The system is intended to be used after the analysis of a project. When the analysis is complete, the bug alerts will be displayed in an ordered fashion designed to provide the best return on investment for the time spent triaging. To provide this ordering, the user should take part in a supervised learning session to train the system on the analysed project. The learning should select examples from the analysis which will provide the most information about the project. To determine the order of bug alerts for the learning session Kremeneck et. al's Information Gain algorithm will be used. Users should be able to end the training session whenever they wish. This means that bugs which are morely to be true positives are shown first. Within the bugs likely to be true positives there should be an ordering of priority. This probability of a true positive will be determined using Kremeneck et. al's FEEDBACK-RANK algorithm. A custom priority model should be implemented to bring the bugs the user most cares about to the top of the list.

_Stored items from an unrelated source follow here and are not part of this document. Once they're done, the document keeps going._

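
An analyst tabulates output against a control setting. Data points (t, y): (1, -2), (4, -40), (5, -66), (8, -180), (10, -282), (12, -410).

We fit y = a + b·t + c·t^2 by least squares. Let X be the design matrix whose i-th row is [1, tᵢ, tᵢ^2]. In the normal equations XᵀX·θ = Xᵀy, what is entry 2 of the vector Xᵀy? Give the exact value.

-9672

Entry 2 ↔ basis t, so (Xᵀy)_{2} = Σᵢ (t)·yᵢ = (1)·(-2) + (4)·(-40) + (5)·(-66) + (8)·(-180) + (10)·(-282) + (12)·(-410) = -9672.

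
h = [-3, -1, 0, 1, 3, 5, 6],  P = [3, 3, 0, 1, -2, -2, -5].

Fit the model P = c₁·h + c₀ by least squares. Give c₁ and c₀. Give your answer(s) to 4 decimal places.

With design matrix X, XᵀX = [[81, 11]; [11, 7]] and XᵀP = [-57, -2]ᵀ.
det = 81·7 − 11² = 446.
c₁ = ((-57)·7 − 11·(-2))/446 = -377/446; c₀ = (81·(-2) − 11·(-57))/446 = 465/446.

c₁ = -0.8453, c₀ = 1.0426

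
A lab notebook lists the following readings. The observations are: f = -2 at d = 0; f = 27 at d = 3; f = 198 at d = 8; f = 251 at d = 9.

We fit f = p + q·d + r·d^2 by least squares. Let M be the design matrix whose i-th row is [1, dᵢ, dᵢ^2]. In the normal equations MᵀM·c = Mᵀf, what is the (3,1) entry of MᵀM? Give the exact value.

154

Row 3 ↔ basis d^2, column 1 ↔ basis 1, so (MᵀM)_{3,1} = Σᵢ d^2 = (0)·(1) + (9)·(1) + (64)·(1) + (81)·(1) = 154.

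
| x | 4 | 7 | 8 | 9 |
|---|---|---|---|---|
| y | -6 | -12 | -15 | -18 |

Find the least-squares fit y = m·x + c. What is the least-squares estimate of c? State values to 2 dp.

Setting ∂/∂m … = 0 gives: 210·m + 28·c = -390;  28·m + 4·c = -51.
(Σx·x = 210, Σx = 28, Σ1 = 4, Σx·y = -390, Σy = -51.)
Δ = 210·4 − 28² = 56.
m = ((-390)·4 − 28·(-51))/56 = -33/14; c = (210·(-51) − 28·(-390))/56 = 15/4.

c = 3.75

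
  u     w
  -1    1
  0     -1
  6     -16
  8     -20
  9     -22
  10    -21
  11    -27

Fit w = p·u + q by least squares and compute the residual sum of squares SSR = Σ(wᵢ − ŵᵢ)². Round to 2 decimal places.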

It is intended that the investment in performing a supervised learning session will provide a net gain in the efficiency of bug triaging. Because priority of a bug is included in the ordering, the system should identify the bugs most important to the user first. If the user has limited time to triage bugs, they should be able to use a "skimming the cream" approach, which should still justify Findbugs' usage. The user should be able to detect when they are encountering a large ratio of false positives, and have a high confidence that they can end the triaging session.


Learning Session
Once an analysis is complete, the user should be able to enable a learning mode. At this point the system should calculate the Information Gain for each bug report. The Information Gain algorithm should be the same as used by Kremeneck et. al. Once this value is calculated for each alert, the interface should display the alerts in order. The user should then be able to classify each alert as a true or false positive, with a priority. The system could also alert a user when the Information Gain value from the remaining alerts reaches a low enough level that it is no longer worth continuing the learning session. The system could also present a streamlined user interface for classifying the alerts, for example, by displaying all the keyboard shortcuts required to make the mouse unneccesary. The system should also persist the results of the learning session so they may be shared, triaging can be deferred and learning is an incremental part of the continuous build of a project.


Triaging Ranked Alerts
Following a learning session, the system should be able to order the alerts based on the FEEDBACK-RANK (with priority). The system could display information on the ranking (such as a gauge for each alert ala Google's PageRank). The system could also provide a streamlined interface, as described for the learning session. The system should use the feedback provided for each alert to update the ordering of the alerts. This could be done automatically, but if performance is an issue it could be at the user's request. The system could provide information on the user's progress through the ordered alerts (for example, traversing the graph of the orderered FEEDBACK-RANKs). The system could provide a separate area of the UI or use the existing UI to display the ordered bugs. Once an alert in the queue is classified, it should be removed from the interface. However, the user must be able to revisit already classified bugs (they may change their mind), therefore the system should allow displaying already classified alerts. The system should persist classifications in this mode in the same way user classifications are already persisted. The system could inform the user when they have reached a point where the remaining bug alerts are more likely to be false positives.